Objective: Automated syndrome classification aims to aid near real-time syndromic surveillance to serve as an early warning system for disease outbreaks, using Emergency Department (ED) data. We present a system that improves the automatic classification of an ED record with triage note into one or more syndrome categories using the vector space model coupled with a ‘learning’ module that employs a pseudo-relevance feedback mechanism.
Materials and Methods: Terms from standard syndrome definitions are used to construct an initial reference dictionary for generating the syndrome and triage note vectors. Based on cosine similarity between the vectors, each record is classified into a syndrome category. We then take terms from the top-ranked records that belong to the syndrome of interest as feedback. These terms are added to the reference dictionary and the process is repeated to determine the final classification. The system was tested on two different datasets for each of three syndromes: Gastro-Intestinal (GI), Respiratory (Resp) and Fever-Rash (FR). Performance was measured in terms of sensitivity (Se) and specificity (Sp).

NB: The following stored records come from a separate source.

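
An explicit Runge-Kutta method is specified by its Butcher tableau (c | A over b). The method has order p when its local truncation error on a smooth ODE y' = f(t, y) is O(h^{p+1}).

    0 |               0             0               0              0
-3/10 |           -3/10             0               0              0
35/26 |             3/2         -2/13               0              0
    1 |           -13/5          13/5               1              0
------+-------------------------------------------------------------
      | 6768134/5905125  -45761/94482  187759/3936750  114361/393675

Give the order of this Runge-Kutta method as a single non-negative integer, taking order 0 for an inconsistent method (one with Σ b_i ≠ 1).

3

b = (6768134/5905125, -45761/94482, 187759/3936750, 114361/393675)
c = (0, -3/10, 35/26, 1)
Ac = (0, 0, 3/65, 184/325)
Σ b_i: 6768134/5905125·1 + (-45761/94482)·1 + 187759/3936750·1 + 114361/393675·1 = 1 ✓
b·c: (-45761/94482)·(-3/10) + 187759/3936750·35/26 + 114361/393675·1 = 1/2 ✓
b·c²: (-45761/94482)·9/100 + 187759/3936750·1225/676 + 114361/393675·1 = 1/3 ✓
b·Ac: 187759/3936750·3/65 + 114361/393675·184/325 = 1/6 ✓
b·c³: (-45761/94482)·(-27/1000) + 187759/3936750·42875/17576 + 114361/393675·1 = 85961801/204711000 ≠ 1/4 ⇒ order 3.
b·(c∘Ac): 187759/3936750·21/338 + 114361/393675·184/325 = 6591247/39367500 ≠ 1/8
b·Ac²: 187759/3936750·(-9/650) + 114361/393675·86449/42250 = 12154351/20471100 ≠ 1/12
b·A²c: 114361/393675·3/65 = 8797/656125 ≠ 1/24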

Results: The use of relevance feedback produced high values of sensitivity and specificity for all three syndromes in both test sets: GI: 90% and 71%, Resp: 97% and 73%, FR: 100% and 87%, respectively, in test set 1, and GI: 88% and 69%, Resp: 87% and 61%, FR: 97% and 71%, respectively, in test set 2.
Conclusions: The new system for pre-processing and syndromic classification of ED records with triage notes achieved improvements in Se and Sp. Our results also demonstrate that the system can be tuned to achieve different levels of performance based on user requirements.